Britam taps strategist to replace veteran Wairegi


The appointment of Mr Madzinga, an actuarial scientist, takes effect on February 1, 2021. PHOTO | COURTESY

What you need to know:

  • Insurance Group Britam Holdings has appointed Zimbabwean Tavaziva Madzinga as its chief executive to replace Benson Wairegi who is retiring on January 31, 2021 after 40 years of service.
  • The appointment of Mr Madzinga, an actuarial scientist, takes effect on February 1, 2021.

Insurance Group Britam Holdings has appointed Tavaziva Madzinga, a strategy expert, as its chief executive to replace long-serving Benson Wairegi, who is retiring at the end of this month after 40 years of service.

The appointment of Mr Madzinga, an actuarial scientist who previously served as chief executive of Old Mutual’s operation in Kenya, takes effect on February 1, 2021 and ends a two-year talent search.

He is credited with successfully developing, driving and executing Old Mutual’s strategy in Southern and East Africa as well as helping to transform Swiss Re’s insurance and savings business in the UK and Ireland.

“The board is confident that the company will benefit immensely from Mr Madzinga’s skills, knowledge and vast experience,” Britam’s chairman, Andrew Hollas, said in a statement.

The move breaks the trend among Kenya’s largest insurers of picking Kenyans to lead their management teams.

Mr Wairegi was initially scheduled to retire at the end of last year but his tenure was extended to allow a smooth transition to a new CEO.

Britam said Mr Wairegi will continue to serve the company in “different capacities”, hinting at possible advisory roles for the long-serving boss.

Mr Madzinga, a Zimbabwean national, has over 20 years’ experience in the insurance industry and has served in various capacities, including as chief executive of Swiss Re (UK & Ireland).

He holds a Bachelor of Science Degree from the University of Cape Town and has attended INSEAD Business School, France and Harvard Business School.

His extensive experience in multiple insurance markets is expected to help him manage Britam, whose operations have grown more complex in recent years.

His previous stint as chief executive of Old Mutual in Kenya gives him familiarity with the local business environment.

Through a mix of organic growth and acquisitions, Britam now has operations in seven countries –Kenya, Rwanda, South Sudan, Uganda, Malawi, Mozambique, Tanzania.

The company offers life and general insurance besides running asset management, property investment and portfolio investments.

Mr Wairegi leaves behind a mixed legacy at Britam.
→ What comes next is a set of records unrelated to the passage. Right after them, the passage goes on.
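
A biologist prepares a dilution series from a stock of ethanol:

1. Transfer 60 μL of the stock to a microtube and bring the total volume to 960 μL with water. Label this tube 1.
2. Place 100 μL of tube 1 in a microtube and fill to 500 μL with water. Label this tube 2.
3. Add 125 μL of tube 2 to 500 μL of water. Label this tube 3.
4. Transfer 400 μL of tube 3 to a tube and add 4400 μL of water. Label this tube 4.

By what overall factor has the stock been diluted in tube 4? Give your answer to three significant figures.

Step 1: 60 μL brought to 960 μL → factor 960/60 = 16
Step 2: 100 μL brought to 500 μL → factor 500/100 = 5
Step 3: 125 μL + 500 μL = 625 μL total → factor 625/125 = 5
Step 4: 400 μL + 4400 μL = 4800 μL total → factor 4800/400 = 12
Overall dilution factor = 16 × 5 × 5 × 12 = 4800

4.80 × 10^3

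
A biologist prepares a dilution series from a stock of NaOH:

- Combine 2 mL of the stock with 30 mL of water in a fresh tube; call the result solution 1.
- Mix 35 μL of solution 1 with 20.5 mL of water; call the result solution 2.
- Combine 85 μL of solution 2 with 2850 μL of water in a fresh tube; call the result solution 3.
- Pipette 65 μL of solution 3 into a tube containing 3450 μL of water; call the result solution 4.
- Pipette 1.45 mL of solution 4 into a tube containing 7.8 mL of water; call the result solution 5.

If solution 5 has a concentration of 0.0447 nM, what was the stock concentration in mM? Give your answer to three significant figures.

Step 1: 2 mL + 30 mL = 32 mL total → factor 32/2 = 16
Step 2: 35 μL + 20.5 mL = 20535 μL total → factor 20535/35 = 586.71
Step 3: 85 μL + 2850 μL = 2935 μL total → factor 2935/85 = 34.529
Step 4: 65 μL + 3450 μL = 3515 μL total → factor 3515/65 = 54.077
Step 5: 1.45 mL + 7.8 mL = 9.25 mL total → factor 9.25/1.45 = 6.3793
Overall dilution factor = 16 × 586.71 × 34.529 × 54.077 × 6.3793 = 1.1182 × 10^8
Stock = 0.0447 nM × 1.1182 × 10^8 = 4.998 × 10^6 nM = 5.00 mM

5.00 mM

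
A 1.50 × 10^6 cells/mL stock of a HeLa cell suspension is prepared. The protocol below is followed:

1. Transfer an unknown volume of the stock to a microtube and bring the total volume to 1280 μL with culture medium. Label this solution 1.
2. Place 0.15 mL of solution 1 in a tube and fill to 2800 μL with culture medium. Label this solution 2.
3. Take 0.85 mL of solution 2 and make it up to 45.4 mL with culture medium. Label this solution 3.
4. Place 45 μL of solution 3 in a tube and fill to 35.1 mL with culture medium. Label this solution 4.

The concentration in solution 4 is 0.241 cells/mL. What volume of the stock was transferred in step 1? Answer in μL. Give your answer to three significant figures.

160 μL

Step 1: v brought to 1280 μL → factor = 1280 μL/v
Step 2: 0.15 mL brought to 2800 μL → factor 2.8/0.15 = 18.667
Step 3: 0.85 mL brought to 45.4 mL → factor 45.4/0.85 = 53.412
Step 4: 45 μL brought to 35.1 mL → factor 35100/45 = 780
Product of known-step factors = 7.7768 × 10^5
Overall factor = 1.50 × 10^6 cells/mL / (0.241 cells/mL) = 6.2241 × 10^6
Step-1 factor = 6.2241 × 10^6 / 7.7768 × 10^5 = 8.0034
v = 1280 μL / 8.0034 = 160 μL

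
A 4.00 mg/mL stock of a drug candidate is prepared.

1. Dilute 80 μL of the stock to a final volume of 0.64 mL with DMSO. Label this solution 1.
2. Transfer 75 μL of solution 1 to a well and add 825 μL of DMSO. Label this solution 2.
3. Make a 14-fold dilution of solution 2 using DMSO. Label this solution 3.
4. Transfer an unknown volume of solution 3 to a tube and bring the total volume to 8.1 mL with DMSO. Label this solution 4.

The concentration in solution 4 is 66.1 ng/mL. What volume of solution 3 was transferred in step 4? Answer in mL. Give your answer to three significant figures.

Step 1: 80 μL brought to 0.64 mL → factor 640/80 = 8
Step 2: 75 μL + 825 μL = 900 μL total → factor 900/75 = 12
Step 3: 14-fold → factor 14
Step 4: v brought to 8.1 mL → factor = 8.1 mL/v
Product of known-step factors = 1344
Overall factor = 4.00 mg/mL / (66.1 ng/mL) = 60514
Step-4 factor = 60514 / 1344 = 45.026
v = 8.1 mL / 45.026 = 0.180 mL

0.180 mL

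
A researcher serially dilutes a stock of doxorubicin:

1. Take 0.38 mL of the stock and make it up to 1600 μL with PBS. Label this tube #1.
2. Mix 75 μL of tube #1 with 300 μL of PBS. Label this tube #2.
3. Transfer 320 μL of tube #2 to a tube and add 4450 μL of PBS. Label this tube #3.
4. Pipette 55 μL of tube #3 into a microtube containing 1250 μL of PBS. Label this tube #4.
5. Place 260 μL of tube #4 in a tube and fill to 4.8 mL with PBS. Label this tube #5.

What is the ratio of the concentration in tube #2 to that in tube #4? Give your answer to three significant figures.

Step 1: 0.38 mL brought to 1600 μL → factor 1.6/0.38 = 4.2105
Step 2: 75 μL + 300 μL = 375 μL total → factor 375/75 = 5
Step 3: 320 μL + 4450 μL = 4770 μL total → factor 4770/320 = 14.906
Step 4: 55 μL + 1250 μL = 1305 μL total → factor 1305/55 = 23.727
Dilution factor to tube #2 = 21.053; to tube #4 = 7446
[tube #2]/[tube #4] = (factor to tube #4)/(factor to tube #2) = 7446/21.053 = 354

354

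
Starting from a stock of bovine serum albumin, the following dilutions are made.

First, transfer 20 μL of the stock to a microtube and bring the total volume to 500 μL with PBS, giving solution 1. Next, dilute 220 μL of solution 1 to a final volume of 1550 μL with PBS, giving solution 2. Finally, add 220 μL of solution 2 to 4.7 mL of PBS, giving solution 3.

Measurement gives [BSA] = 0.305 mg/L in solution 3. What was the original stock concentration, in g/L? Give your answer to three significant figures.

1.20 g/L

Step 1: 20 μL brought to 500 μL → factor 500/20 = 25
Step 2: 220 μL brought to 1550 μL → factor 1550/220 = 7.0455
Step 3: 220 μL + 4.7 mL = 4920 μL total → factor 4920/220 = 22.364
Overall dilution factor = 25 × 7.0455 × 22.364 = 3939
Stock = 0.305 mg/L × 3939 = 1201 mg/L = 1.20 g/L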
He spearheaded the company’s growth and diversification over decades.

“On behalf of our shareholders and the board, I want to express my deep appreciation to Wairegi for his steady leadership which has seen Britam experience rapid growth during his tenure as the group managing director,” Mr Hollas said.

“The board appreciates Wairegi’s service and wish him the very best in his future endeavours.”

Britam has grown shareholder wealth by 1.66 percent, including dividends, since its initial public offering (IPO) in September 2011 at an offer price of Sh9 per share.

The performance excludes the impact of new shares that were created and issued to new institutional investors, including the International Finance Corporation (IFC), in the past few years.

Britam’s share price had rallied to hit highs of Sh40 in 2014 but has receded to the current levels of Sh7 on a mix of factors, including the general bear market and major losses at its associate HF Group.

Some of the insurer’s long-term investors have, however, made gains running into hundreds of millions of shillings from sale of part of their shares that they acquired at a much lower price decades ago.

They include billionaires Jimnah Mbaru and Peter Munga.